- Oct 3, 2025
What NASA's moonshot teaches us about using AI
The Economist published an article recently suggesting AI engineers should learn from mechanical engineers.
As an engineer myself, it rang true.
But it didn't go deep enough.
Early in my career, I built composite airplane engine parts.
Later, I worked with some of the original NASA moonshot team.
They told me something that stuck with me.
In the beginning, NASA couldn't manufacture parts at the tolerances required for the moon mission.
So they changed the approach.
Build as precisely as possible.
Then test everything.
Find the 2% that actually worked under those conditions.
That 2% went to the moon.
The rest stayed on Earth.
They didn't need perfection.
They needed reliability under pressure.
Here's why this matters for AI:
Most people write one prompt and hope it works.
That's like building one part and launching it into space.

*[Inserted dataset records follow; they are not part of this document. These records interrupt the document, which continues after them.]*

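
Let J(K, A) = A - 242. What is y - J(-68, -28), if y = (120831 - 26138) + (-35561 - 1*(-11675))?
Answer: 71077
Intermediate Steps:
J(K, A) = -242 + A
y = 70807 (y = 94693 + (-35561 + 11675) = 94693 - 23886 = 70807)
y - J(-68, -28) = 70807 - (-242 - 28) = 70807 - 1*(-270) = 70807 + 270 = 71077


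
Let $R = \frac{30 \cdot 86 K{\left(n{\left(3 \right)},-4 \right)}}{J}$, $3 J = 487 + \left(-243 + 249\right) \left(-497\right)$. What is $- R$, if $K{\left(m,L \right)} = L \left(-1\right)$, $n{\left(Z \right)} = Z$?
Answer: $\frac{6192}{499} \approx 12.409$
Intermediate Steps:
$K{\left(m,L \right)} = - L$
$J = - \frac{2495}{3}$ ($J = \frac{487 + \left(-243 + 249\right) \left(-497\right)}{3} = \frac{487 + 6 \left(-497\right)}{3} = \frac{487 - 2982}{3} = \frac{1}{3} \left(-2495\right) = - \frac{2495}{3} \approx -831.67$)
$R = - \frac{6192}{499}$ ($R = \frac{30 \cdot 86 \left(\left(-1\right) \left(-4\right)\right)}{- \frac{2495}{3}} = 2580 \cdot 4 \left(- \frac{3}{2495}\right) = 10320 \left(- \frac{3}{2495}\right) = - \frac{6192}{499} \approx -12.409$)
$- R = \left(-1\right) \left(- \frac{6192}{499}\right) = \frac{6192}{499}$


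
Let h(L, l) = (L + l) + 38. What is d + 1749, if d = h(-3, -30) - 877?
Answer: 877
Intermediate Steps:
h(L, l) = 38 + L + l
d = -872 (d = (38 - 3 - 30) - 877 = 5 - 877 = -872)
d + 1749 = -872 + 1749 = 877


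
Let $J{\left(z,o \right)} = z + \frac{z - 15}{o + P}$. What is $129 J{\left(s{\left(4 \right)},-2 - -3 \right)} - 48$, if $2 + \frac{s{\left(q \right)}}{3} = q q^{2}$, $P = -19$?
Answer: $\frac{45441}{2} \approx 22721.0$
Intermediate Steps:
$s{\left(q \right)} = -6 + 3 q^{3}$ ($s{\left(q \right)} = -6 + 3 q q^{2} = -6 + 3 q^{3}$)
$J{\left(z,o \right)} = z + \frac{-15 + z}{-19 + o}$ ($J{\left(z,o \right)} = z + \frac{z - 15}{o - 19} = z + \frac{-15 + z}{-19 + o}$)
$129 J{\left(s{\left(4 \right)},-2 - -3 \right)} - 48 = 129 \frac{-15 - 18 \left(-6 + 3 \cdot 4^{3}\right) + \left(-2 - -3\right) \left(-6 + 3 \cdot 4^{3}\right)}{-19 - -1} - 48 = 129 \frac{-15 - 18 \left(-6 + 3 \cdot 64\right) + \left(-2 + 3\right) \left(-6 + 3 \cdot 64\right)}{-19 + \left(-2 + 3\right)} - 48 = 129 \frac{-15 - 18 \left(-6 + 192\right) + 1 \left(-6 + 192\right)}{-19 + 1} - 48 = 129 \frac{-15 - 3348 + 1 \cdot 186}{-18} - 48 = 129 \left(- \frac{-15 - 3348 + 186}{18}\right) - 48 = 129 \left(\left(- \frac{1}{18}\right) \left(-3177\right)\right) - 48 = 129 \cdot \frac{353}{2} - 48 = \frac{45537}{2} - 48 = \frac{45441}{2}$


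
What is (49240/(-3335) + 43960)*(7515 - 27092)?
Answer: -573830687344/667 ≈ -8.6032e+8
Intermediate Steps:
(49240/(-3335) + 43960)*(7515 - 27092) = (49240*(-1/3335) + 43960)*(-19577) = (-9848/667 + 43960)*(-19577) = (29311472/667)*(-19577) = -573830687344/667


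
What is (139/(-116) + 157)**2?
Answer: 326633329/13456 ≈ 24274.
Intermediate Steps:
(139/(-116) + 157)**2 = (139*(-1/116) + 157)**2 = (-139/116 + 157)**2 = (18073/116)**2 = 326633329/13456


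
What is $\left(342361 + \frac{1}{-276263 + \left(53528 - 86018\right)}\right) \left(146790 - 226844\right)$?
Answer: $- \frac{8462106935794928}{308753} \approx -2.7407 \cdot 10^{10}$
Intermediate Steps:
$\left(342361 + \frac{1}{-276263 + \left(53528 - 86018\right)}\right) \left(146790 - 226844\right) = \left(342361 + \frac{1}{-276263 - 32490}\right) \left(-80054\right) = \left(342361 + \frac{1}{-308753}\right) \left(-80054\right) = \left(342361 - \frac{1}{308753}\right) \left(-80054\right) = \frac{105704985832}{308753} \left(-80054\right) = - \frac{8462106935794928}{308753}$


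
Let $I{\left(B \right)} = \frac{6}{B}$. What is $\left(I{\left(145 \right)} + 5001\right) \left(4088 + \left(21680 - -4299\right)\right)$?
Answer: $\frac{21803115117}{145} \approx 1.5037 \cdot 10^{8}$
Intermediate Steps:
$\left(I{\left(145 \right)} + 5001\right) \left(4088 + \left(21680 - -4299\right)\right) = \left(\frac{6}{145} + 5001\right) \left(4088 + \left(21680 - -4299\right)\right) = \left(6 \cdot \frac{1}{145} + 5001\right) \left(4088 + \left(21680 + 4299\right)\right) = \left(\frac{6}{145} + 5001\right) \left(4088 + 25979\right) = \frac{725151}{145} \cdot 30067 = \frac{21803115117}{145}$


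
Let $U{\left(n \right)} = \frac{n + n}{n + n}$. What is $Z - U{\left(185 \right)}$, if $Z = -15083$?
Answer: $-15084$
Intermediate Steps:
$U{\left(n \right)} = 1$ ($U{\left(n \right)} = \frac{2 n}{2 n} = 2 n \frac{1}{2 n} = 1$)
$Z - U{\left(185 \right)} = -15083 - 1 = -15084$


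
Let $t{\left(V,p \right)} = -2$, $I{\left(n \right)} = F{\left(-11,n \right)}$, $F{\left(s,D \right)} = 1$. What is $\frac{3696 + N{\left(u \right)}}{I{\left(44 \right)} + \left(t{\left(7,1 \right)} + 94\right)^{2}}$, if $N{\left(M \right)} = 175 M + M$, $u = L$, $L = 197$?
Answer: $\frac{38368}{8465} \approx 4.5325$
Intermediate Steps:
$u = 197$
$I{\left(n \right)} = 1$
$N{\left(M \right)} = 176 M$
$\frac{3696 + N{\left(u \right)}}{I{\left(44 \right)} + \left(t{\left(7,1 \right)} + 94\right)^{2}} = \frac{3696 + 176 \cdot 197}{1 + \left(-2 + 94\right)^{2}} = \frac{3696 + 34672}{1 + 92^{2}} = \frac{38368}{1 + 8464} = \frac{38368}{8465}$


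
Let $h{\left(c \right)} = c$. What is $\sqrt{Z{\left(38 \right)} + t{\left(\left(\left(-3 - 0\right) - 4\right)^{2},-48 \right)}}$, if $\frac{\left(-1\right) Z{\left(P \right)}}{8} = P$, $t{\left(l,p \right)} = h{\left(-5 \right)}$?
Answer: $i \sqrt{309} \approx 17.578 i$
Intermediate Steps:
$t{\left(l,p \right)} = -5$
$Z{\left(P \right)} = - 8 P$
$\sqrt{Z{\left(38 \right)} + t{\left(\left(\left(-3 - 0\right) - 4\right)^{2},-48 \right)}} = \sqrt{\left(-8\right) 38 - 5} = \sqrt{-304 - 5} = \sqrt{-309} = i \sqrt{309}$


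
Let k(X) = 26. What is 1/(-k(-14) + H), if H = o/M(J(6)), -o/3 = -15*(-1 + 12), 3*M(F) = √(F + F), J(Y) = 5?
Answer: 52/439693 + 297*√10/439693 ≈ 0.0022543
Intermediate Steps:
M(F) = √2*√F/3 (M(F) = √(F + F)/3 = √(2*F)/3 = (√2*√F)/3 = √2*√F/3)
o = 495 (o = -(-45)*(-1 + 12) = -(-45)*11 = -3*(-165) = 495)
H = 297*√10/2 (H = 495/((√2*√5/3)) = 495/((√10/3)) = 495*(3*√10/10) = 297*√10/2 ≈ 469.60)
1/(-k(-14) + H) = 1/(-1*26 + 297*√10/2) = 1/(-26 + 297*√10/2)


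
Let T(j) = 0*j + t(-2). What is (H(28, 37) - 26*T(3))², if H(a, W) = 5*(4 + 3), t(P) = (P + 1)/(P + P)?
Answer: 3249/4 ≈ 812.25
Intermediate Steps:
t(P) = (1 + P)/(2*P) (t(P) = (1 + P)/((2*P)) = (1 + P)*(1/(2*P)) = (1 + P)/(2*P))
H(a, W) = 35 (H(a, W) = 5*7 = 35)
T(j) = ¼ (T(j) = 0*j + (½)*(1 - 2)/(-2) = 0 + (½)*(-½)*(-1) = 0 + ¼ = ¼)
(H(28, 37) - 26*T(3))² = (35 - 26*¼)² = (35 - 13/2)² = (57/2)² = 3249/4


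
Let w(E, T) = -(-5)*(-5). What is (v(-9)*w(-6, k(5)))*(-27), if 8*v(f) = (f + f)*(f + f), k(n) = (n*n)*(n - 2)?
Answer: 54675/2 ≈ 27338.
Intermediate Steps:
k(n) = n²*(-2 + n)
w(E, T) = -25 (w(E, T) = -5*5 = -25)
v(f) = f²/2 (v(f) = ((f + f)*(f + f))/8 = ((2*f)*(2*f))/8 = (4*f²)/8 = f²/2)
(v(-9)*w(-6, k(5)))*(-27) = (((½)*(-9)²)*(-25))*(-27) = (((½)*81)*(-25))*(-27) = ((81/2)*(-25))*(-27) = -2025/2*(-27) = 54675/2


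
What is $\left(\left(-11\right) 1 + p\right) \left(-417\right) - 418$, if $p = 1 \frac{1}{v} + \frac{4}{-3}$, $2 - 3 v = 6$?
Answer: $\frac{20151}{4} \approx 5037.8$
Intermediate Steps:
$v = - \frac{4}{3}$ ($v = \frac{2}{3} - 2 = - \frac{4}{3} \approx -1.3333$)
$p = - \frac{25}{12}$ ($p = 1 \frac{1}{- \frac{4}{3}} + \frac{4}{-3} = 1 \left(- \frac{3}{4}\right) + 4 \left(- \frac{1}{3}\right) = - \frac{3}{4} - \frac{4}{3} = - \frac{25}{12} \approx -2.0833$)
$\left(\left(-11\right) 1 + p\right) \left(-417\right) - 418 = \left(\left(-11\right) 1 - \frac{25}{12}\right) \left(-417\right) - 418 = \left(-11 - \frac{25}{12}\right) \left(-417\right) - 418 = \left(- \frac{157}{12}\right) \left(-417\right) - 418 = \frac{21823}{4} - 418 = \frac{20151}{4}$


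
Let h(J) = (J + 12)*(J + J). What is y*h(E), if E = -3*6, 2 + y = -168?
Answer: -36720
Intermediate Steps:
y = -170 (y = -2 - 168 = -170)
E = -18
h(J) = 2*J*(12 + J) (h(J) = (12 + J)*(2*J) = 2*J*(12 + J))
y*h(E) = -340*(-18)*(12 - 18) = -340*(-18)*(-6) = -170*216 = -36720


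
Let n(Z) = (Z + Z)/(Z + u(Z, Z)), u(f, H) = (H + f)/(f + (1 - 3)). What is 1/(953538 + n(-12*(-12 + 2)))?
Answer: 30/28606199 ≈ 1.0487e-6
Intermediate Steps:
u(f, H) = (H + f)/(-2 + f) (u(f, H) = (H + f)/(f - 2) = (H + f)/(-2 + f))
n(Z) = 2*Z/(Z + 2*Z/(-2 + Z)) (n(Z) = (Z + Z)/(Z + (Z + Z)/(-2 + Z)) = (2*Z)/(Z + (2*Z)/(-2 + Z)) = (2*Z)/(Z + 2*Z/(-2 + Z)) = 2*Z/(Z + 2*Z/(-2 + Z)))
1/(953538 + n(-12*(-12 + 2))) = 1/(953538 + (2 - 4*(-1/(12*(-12 + 2))))) = 1/(953538 + (2 - 4/((-12*(-10))))) = 1/(953538 + (2 - 4/120)) = 1/(953538 + (2 - 4*1/120)) = 1/(953538 + (2 - 1/30)) = 1/(953538 + 59/30) = 1/(28606199/30) = 30/28606199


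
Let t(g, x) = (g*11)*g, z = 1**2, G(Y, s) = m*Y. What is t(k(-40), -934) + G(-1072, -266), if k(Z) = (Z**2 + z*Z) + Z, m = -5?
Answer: 25419760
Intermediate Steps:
G(Y, s) = -5*Y
z = 1
k(Z) = Z**2 + 2*Z (k(Z) = (Z**2 + 1*Z) + Z = (Z**2 + Z) + Z = (Z + Z**2) + Z = Z**2 + 2*Z)
t(g, x) = 11*g**2 (t(g, x) = (11*g)*g = 11*g**2)
t(k(-40), -934) + G(-1072, -266) = 11*(-40*(2 - 40))**2 - 5*(-1072) = 11*(-40*(-38))**2 + 5360 = 11*1520**2 + 5360 = 11*2310400 + 5360 = 25414400 + 5360 = 25419760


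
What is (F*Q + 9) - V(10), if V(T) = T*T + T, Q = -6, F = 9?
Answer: -155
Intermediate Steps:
V(T) = T + T² (V(T) = T² + T = T + T²)
(F*Q + 9) - V(10) = (9*(-6) + 9) - 10*(1 + 10) = (-54 + 9) - 10*11 = -45 - 1*110 = -45 - 110 = -155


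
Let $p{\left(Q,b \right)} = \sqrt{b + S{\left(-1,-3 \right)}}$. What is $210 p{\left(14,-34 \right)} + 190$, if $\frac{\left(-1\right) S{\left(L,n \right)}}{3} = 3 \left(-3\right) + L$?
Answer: $190 + 420 i \approx 190.0 + 420.0 i$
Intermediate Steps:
$S{\left(L,n \right)} = 27 - 3 L$ ($S{\left(L,n \right)} = - 3 \left(3 \left(-3\right) + L\right) = - 3 \left(-9 + L\right) = 27 - 3 L$)
$p{\left(Q,b \right)} = \sqrt{30 + b}$ ($p{\left(Q,b \right)} = \sqrt{b + \left(27 - -3\right)} = \sqrt{b + \left(27 + 3\right)} = \sqrt{b + 30} = \sqrt{30 + b}$)
$210 p{\left(14,-34 \right)} + 190 = 210 \sqrt{30 - 34} + 190 = 210 \sqrt{-4} + 190 = 210 \cdot 2 i + 190 = 420 i + 190 = 190 + 420 i$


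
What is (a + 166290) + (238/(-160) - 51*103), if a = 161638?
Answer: 25813881/80 ≈ 3.2267e+5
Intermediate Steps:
(a + 166290) + (238/(-160) - 51*103) = (161638 + 166290) + (238/(-160) - 51*103) = 327928 + (238*(-1/160) - 5253) = 327928 + (-119/80 - 5253) = 327928 - 420359/80 = 25813881/80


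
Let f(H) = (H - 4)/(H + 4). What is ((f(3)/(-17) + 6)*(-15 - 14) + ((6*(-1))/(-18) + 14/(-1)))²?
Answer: 4500263056/127449 ≈ 35310.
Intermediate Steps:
f(H) = (-4 + H)/(4 + H)
((f(3)/(-17) + 6)*(-15 - 14) + ((6*(-1))/(-18) + 14/(-1)))² = ((((-4 + 3)/(4 + 3))/(-17) + 6)*(-15 - 14) + ((6*(-1))/(-18) + 14/(-1)))² = (((-1/7)*(-1/17) + 6)*(-29) + (-6*(-1/18) + 14*(-1)))² = ((((⅐)*(-1))*(-1/17) + 6)*(-29) + (⅓ - 14))² = ((-⅐*(-1/17) + 6)*(-29) - 41/3)² = ((1/119 + 6)*(-29) - 41/3)² = ((715/119)*(-29) - 41/3)² = (-20735/119 - 41/3)² = (-67084/357)² = 4500263056/127449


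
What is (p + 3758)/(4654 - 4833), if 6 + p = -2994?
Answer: -758/179 ≈ -4.2346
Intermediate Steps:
p = -3000 (p = -6 - 2994 = -3000)
(p + 3758)/(4654 - 4833) = (-3000 + 3758)/(4654 - 4833) = 758/(-179) = 758*(-1/179) = -758/179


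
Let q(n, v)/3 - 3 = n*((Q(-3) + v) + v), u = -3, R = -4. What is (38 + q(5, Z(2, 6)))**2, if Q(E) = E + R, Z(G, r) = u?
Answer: 21904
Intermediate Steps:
Z(G, r) = -3
Q(E) = -4 + E (Q(E) = E - 4 = -4 + E)
q(n, v) = 9 + 3*n*(-7 + 2*v) (q(n, v) = 9 + 3*(n*(((-4 - 3) + v) + v)) = 9 + 3*(n*((-7 + v) + v)) = 9 + 3*(n*(-7 + 2*v)) = 9 + 3*n*(-7 + 2*v))
(38 + q(5, Z(2, 6)))**2 = (38 + (9 - 21*5 + 6*5*(-3)))**2 = (38 + (9 - 105 - 90))**2 = (38 - 186)**2 = (-148)**2 = 21904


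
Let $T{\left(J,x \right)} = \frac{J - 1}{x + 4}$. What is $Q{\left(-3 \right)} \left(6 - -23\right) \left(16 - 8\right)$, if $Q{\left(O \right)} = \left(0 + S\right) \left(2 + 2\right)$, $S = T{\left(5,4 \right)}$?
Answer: $464$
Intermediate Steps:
$T{\left(J,x \right)} = \frac{-1 + J}{4 + x}$
$S = \frac{1}{2}$ ($S = \frac{-1 + 5}{4 + 4} = \frac{1}{8} \cdot 4 = \frac{1}{2} \approx 0.5$)
$Q{\left(O \right)} = 2$ ($Q{\left(O \right)} = \left(0 + \frac{1}{2}\right) \left(2 + 2\right) = \frac{1}{2} \cdot 4 = 2$)
$Q{\left(-3 \right)} \left(6 - -23\right) \left(16 - 8\right) = 2 \left(6 - -23\right) \left(16 - 8\right) = 2 \left(6 + 23\right) 8 = 2 \cdot 29 \cdot 8 = 58 \cdot 8 = 464$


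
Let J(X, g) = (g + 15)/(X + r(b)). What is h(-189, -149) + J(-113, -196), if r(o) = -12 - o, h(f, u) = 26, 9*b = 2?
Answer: 30931/1127 ≈ 27.445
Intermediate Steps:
b = 2/9 (b = (⅑)*2 = 2/9 ≈ 0.22222)
J(X, g) = (15 + g)/(-110/9 + X) (J(X, g) = (g + 15)/(X + (-12 - 1*2/9)) = (15 + g)/(X + (-12 - 2/9)) = (15 + g)/(X - 110/9) = (15 + g)/(-110/9 + X))
h(-189, -149) + J(-113, -196) = 26 + 9*(15 - 196)/(-110 + 9*(-113)) = 26 + 9*(-181)/(-110 - 1017) = 26 + 9*(-181)/(-1127) = 26 + 9*(-1/1127)*(-181) = 26 + 1629/1127 = 30931/1127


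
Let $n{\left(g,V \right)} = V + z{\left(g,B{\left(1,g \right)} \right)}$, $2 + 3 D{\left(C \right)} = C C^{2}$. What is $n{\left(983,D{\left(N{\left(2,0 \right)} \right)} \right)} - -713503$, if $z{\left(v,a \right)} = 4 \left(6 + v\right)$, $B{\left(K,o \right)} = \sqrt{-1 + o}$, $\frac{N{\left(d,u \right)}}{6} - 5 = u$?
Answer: $\frac{2179375}{3} \approx 7.2646 \cdot 10^{5}$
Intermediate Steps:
$N{\left(d,u \right)} = 30 + 6 u$
$D{\left(C \right)} = - \frac{2}{3} + \frac{C^{3}}{3}$ ($D{\left(C \right)} = - \frac{2}{3} + \frac{C C^{2}}{3} = - \frac{2}{3} + \frac{C^{3}}{3}$)
$z{\left(v,a \right)} = 24 + 4 v$
$n{\left(g,V \right)} = 24 + V + 4 g$ ($n{\left(g,V \right)} = V + \left(24 + 4 g\right) = 24 + V + 4 g$)
$n{\left(983,D{\left(N{\left(2,0 \right)} \right)} \right)} - -713503 = \left(24 - \left(\frac{2}{3} - \frac{\left(30 + 6 \cdot 0\right)^{3}}{3}\right) + 4 \cdot 983\right) - -713503 = \left(24 - \left(\frac{2}{3} - \frac{\left(30 + 0\right)^{3}}{3}\right) + 3932\right) + 713503 = \left(24 - \left(\frac{2}{3} - \frac{30^{3}}{3}\right) + 3932\right) + 713503 = \left(24 + \left(- \frac{2}{3} + \frac{1}{3} \cdot 27000\right) + 3932\right) + 713503 = \left(24 + \left(- \frac{2}{3} + 9000\right) + 3932\right) + 713503 = \left(24 + \frac{26998}{3} + 3932\right) + 713503 = \frac{38866}{3} + 713503 = \frac{2179375}{3}$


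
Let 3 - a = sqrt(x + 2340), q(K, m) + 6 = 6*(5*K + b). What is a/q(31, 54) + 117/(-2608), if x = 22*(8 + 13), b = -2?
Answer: -515/12388 - sqrt(2802)/912 ≈ -0.099614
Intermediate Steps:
x = 462 (x = 22*21 = 462)
q(K, m) = -18 + 30*K (q(K, m) = -6 + 6*(5*K - 2) = -6 + 6*(-2 + 5*K) = -6 + (-12 + 30*K) = -18 + 30*K)
a = 3 - sqrt(2802) (a = 3 - sqrt(462 + 2340) = 3 - sqrt(2802) ≈ -49.934)
a/q(31, 54) + 117/(-2608) = (3 - sqrt(2802))/(-18 + 30*31) + 117/(-2608) = (3 - sqrt(2802))/(-18 + 930) + 117*(-1/2608) = (3 - sqrt(2802))/912 - 117/2608 = (3 - sqrt(2802))*(1/912) - 117/2608 = (1/304 - sqrt(2802)/912) - 117/2608 = -515/12388 - sqrt(2802)/912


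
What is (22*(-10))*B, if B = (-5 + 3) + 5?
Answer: -660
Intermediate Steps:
B = 3 (B = -2 + 5 = 3)
(22*(-10))*B = (22*(-10))*3 = -220*3 = -660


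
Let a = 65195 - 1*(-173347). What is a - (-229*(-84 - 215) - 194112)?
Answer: 364183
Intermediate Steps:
a = 238542 (a = 65195 + 173347 = 238542)
a - (-229*(-84 - 215) - 194112) = 238542 - (-229*(-84 - 215) - 194112) = 238542 - (-229*(-299) - 194112) = 238542 - (68471 - 194112) = 238542 - 1*(-125641) = 238542 + 125641 = 364183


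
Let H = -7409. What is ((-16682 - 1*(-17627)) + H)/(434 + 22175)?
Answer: -6464/22609 ≈ -0.28590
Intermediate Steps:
((-16682 - 1*(-17627)) + H)/(434 + 22175) = ((-16682 - 1*(-17627)) - 7409)/(434 + 22175) = ((-16682 + 17627) - 7409)/22609 = (945 - 7409)*(1/22609) = -6464*1/22609 = -6464/22609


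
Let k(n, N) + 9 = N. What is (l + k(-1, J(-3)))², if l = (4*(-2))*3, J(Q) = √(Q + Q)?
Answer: (33 - I*√6)² ≈ 1083.0 - 161.67*I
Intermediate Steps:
J(Q) = √2*√Q (J(Q) = √(2*Q) = √2*√Q)
k(n, N) = -9 + N
l = -24 (l = -8*3 = -24)
(l + k(-1, J(-3)))² = (-24 + (-9 + √2*√(-3)))² = (-24 + (-9 + √2*(I*√3)))² = (-24 + (-9 + I*√6))² = (-33 + I*√6)²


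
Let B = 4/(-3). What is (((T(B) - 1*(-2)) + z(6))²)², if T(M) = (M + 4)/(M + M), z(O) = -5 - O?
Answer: 10000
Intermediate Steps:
B = -4/3 (B = 4*(-⅓) = -4/3 ≈ -1.3333)
T(M) = (4 + M)/(2*M) (T(M) = (4 + M)/((2*M)) = (4 + M)*(1/(2*M)) = (4 + M)/(2*M))
(((T(B) - 1*(-2)) + z(6))²)² = ((((4 - 4/3)/(2*(-4/3)) - 1*(-2)) + (-5 - 1*6))²)² = ((((½)*(-¾)*(8/3) + 2) + (-5 - 6))²)² = (((-1 + 2) - 11)²)² = ((1 - 11)²)² = ((-10)²)² = 100² = 10000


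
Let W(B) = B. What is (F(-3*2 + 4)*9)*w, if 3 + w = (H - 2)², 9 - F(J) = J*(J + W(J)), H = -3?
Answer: 198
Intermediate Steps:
F(J) = 9 - 2*J² (F(J) = 9 - J*(J + J) = 9 - J*2*J = 9 - 2*J²)
w = 22 (w = -3 + (-3 - 2)² = -3 + (-5)² = -3 + 25 = 22)
(F(-3*2 + 4)*9)*w = ((9 - 2*(-3*2 + 4)²)*9)*22 = ((9 - 2*(-6 + 4)²)*9)*22 = ((9 - 2*(-2)²)*9)*22 = ((9 - 2*4)*9)*22 = ((9 - 8)*9)*22 = (1*9)*22 = 9*22 = 198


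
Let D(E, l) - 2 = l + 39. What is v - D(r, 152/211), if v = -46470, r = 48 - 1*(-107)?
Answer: -9813973/211 ≈ -46512.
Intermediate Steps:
r = 155 (r = 48 + 107 = 155)
D(E, l) = 41 + l (D(E, l) = 2 + (l + 39) = 2 + (39 + l) = 41 + l)
v - D(r, 152/211) = -46470 - (41 + 152/211) = -46470 - 1*8803/211 = -46470 - 8803/211 = -9813973/211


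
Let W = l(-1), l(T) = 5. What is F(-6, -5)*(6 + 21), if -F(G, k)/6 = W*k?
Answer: 4050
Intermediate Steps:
W = 5
F(G, k) = -30*k
F(-6, -5)*(6 + 21) = (-30*(-5))*(6 + 21) = 150*27 = 4050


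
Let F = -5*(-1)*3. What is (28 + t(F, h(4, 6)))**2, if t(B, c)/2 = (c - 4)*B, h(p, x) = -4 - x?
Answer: 153664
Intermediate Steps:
F = 15 (F = 5*3 = 15)
t(B, c) = 2*B*(-4 + c) (t(B, c) = 2*((c - 4)*B) = 2*((-4 + c)*B) = 2*(B*(-4 + c)) = 2*B*(-4 + c))
(28 + t(F, h(4, 6)))**2 = (28 + 2*15*(-4 + (-4 - 1*6)))**2 = (28 + 2*15*(-4 + (-4 - 6)))**2 = (28 + 2*15*(-4 - 10))**2 = (28 + 2*15*(-14))**2 = (28 - 420)**2 = (-392)**2 = 153664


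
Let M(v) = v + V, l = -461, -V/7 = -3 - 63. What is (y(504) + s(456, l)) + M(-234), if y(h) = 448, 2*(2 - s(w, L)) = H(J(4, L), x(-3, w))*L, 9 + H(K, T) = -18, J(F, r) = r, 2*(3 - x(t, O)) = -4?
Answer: -11091/2 ≈ -5545.5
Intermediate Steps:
x(t, O) = 5 (x(t, O) = 3 - 1/2*(-4) = 3 + 2 = 5)
V = 462 (V = -7*(-3 - 63) = -7*(-66) = 462)
H(K, T) = -27 (H(K, T) = -9 - 18 = -27)
s(w, L) = 2 + 27*L/2 (s(w, L) = 2 - (-27)*L/2 = 2 + 27*L/2)
M(v) = 462 + v (M(v) = v + 462 = 462 + v)
(y(504) + s(456, l)) + M(-234) = (448 + (2 + (27/2)*(-461))) + (462 - 234) = (448 + (2 - 12447/2)) + 228 = (448 - 12443/2) + 228 = -11547/2 + 228 = -11091/2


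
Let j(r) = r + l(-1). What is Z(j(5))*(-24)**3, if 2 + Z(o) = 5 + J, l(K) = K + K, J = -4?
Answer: 13824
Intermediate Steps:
l(K) = 2*K
j(r) = -2 + r (j(r) = r + 2*(-1) = r - 2 = -2 + r)
Z(o) = -1 (Z(o) = -2 + (5 - 4) = -2 + 1 = -1)
Z(j(5))*(-24)**3 = -1*(-24)**3 = -1*(-13824) = 13824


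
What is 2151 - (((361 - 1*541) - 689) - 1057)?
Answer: 4077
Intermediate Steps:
2151 - (((361 - 1*541) - 689) - 1057) = 2151 - (((361 - 541) - 689) - 1057) = 2151 - ((-180 - 689) - 1057) = 2151 - (-869 - 1057) = 2151 - 1*(-1926) = 2151 + 1926 = 4077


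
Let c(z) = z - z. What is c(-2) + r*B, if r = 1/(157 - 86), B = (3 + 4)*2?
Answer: 14/71 ≈ 0.19718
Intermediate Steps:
B = 14 (B = 7*2 = 14)
c(z) = 0
r = 1/71 ≈ 0.014085
c(-2) + r*B = 0 + (1/71)*14 = 0 + 14/71 = 14/71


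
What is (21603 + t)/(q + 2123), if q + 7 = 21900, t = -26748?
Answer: -5145/24016 ≈ -0.21423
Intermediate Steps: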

Better approach: test variations, find what's reliable, use that.
NASA didn't guess their way to the moon.
They tested their way there.
Same principle applies to building AI workflows in your business.
You don't need the perfect prompt on the first try.
You need a process that finds what works reliably.
That's what I teach.
Not AI theory.
Not the latest tools.
How to test, refine, and build workflows that hold up under real business conditions.
Test. Refine. Find what's reliable. Ship it.